While it’s possible that the city of Schenectady could get a better deal from the county over sales tax revenue sharing by threatening to go it alone with a so-called pre-emptive tax, the deal the county has offered — and that Mayor Gary McCarthy and a majority of council members seem to support — isn’t too shabby.
It would not only provide the city $500,000 — roughly 5 percent — more per year than the $11 million it now gets, it would also furnish $100,000 annually in money the city desperately needs to demolish derelict buildings and another $100,000 (total) to start its land bank. The deal would also allow the city to share the services of the county’s purchasing department and its labor contract negotiator, areas that should save the city tens of thousands of dollars.
Finally, the deal has a formula that would allow the city to reap part of the benefits from sales tax growth (collections have jumped 10 percent over the last two years): Its take would increase at the same rate that sales tax revenue does.
Is the arrangement the best the city might squeeze out of the county if it threatened to break from the county and rely completely on its own sales? Maybe yes, maybe no. The problem, as Councilwoman Leesa Perazzo points out, is the city doesn’t know what portion of the county’s total sales tax take comes from the city. Obviously, the city has the largest population, but the retail presence it once had is lacking; many stores have moved to malls and such in Rotterdam, Niskayuna and Glenville. And city residents aren’t as affluent as their suburban counterparts.

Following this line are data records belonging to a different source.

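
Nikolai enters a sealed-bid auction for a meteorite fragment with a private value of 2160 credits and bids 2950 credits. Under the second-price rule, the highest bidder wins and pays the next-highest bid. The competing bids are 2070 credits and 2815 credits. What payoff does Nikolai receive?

Highest competing bid: 2815 credits.
Nikolai's bid 2950 credits is the highest overall, so Nikolai wins and pays the second-highest bid, 2815 credits.
Payoff = value − price = 2160 credits − 2815 credits = -655 credits.
Overbidding won the item at a price above value — truthful bidding would have avoided this loss.

-655 credits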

So breaking away would be a gamble. Saratoga Springs tried it a number of years ago and came up short initially. Collections have since rebounded, but Schenectady is no Saratoga Springs.
With its latest offer, the county has improved its stance on this issue; before now, it didn’t give the city a share of any revenue growth during the course of an agreement. Now that it has an adjustment built in, it’s got some protection. Still, it seems that the arrangement period — eight years — is needlessly long. Why not renew every four years to account for any trends or wrinkles that might emerge?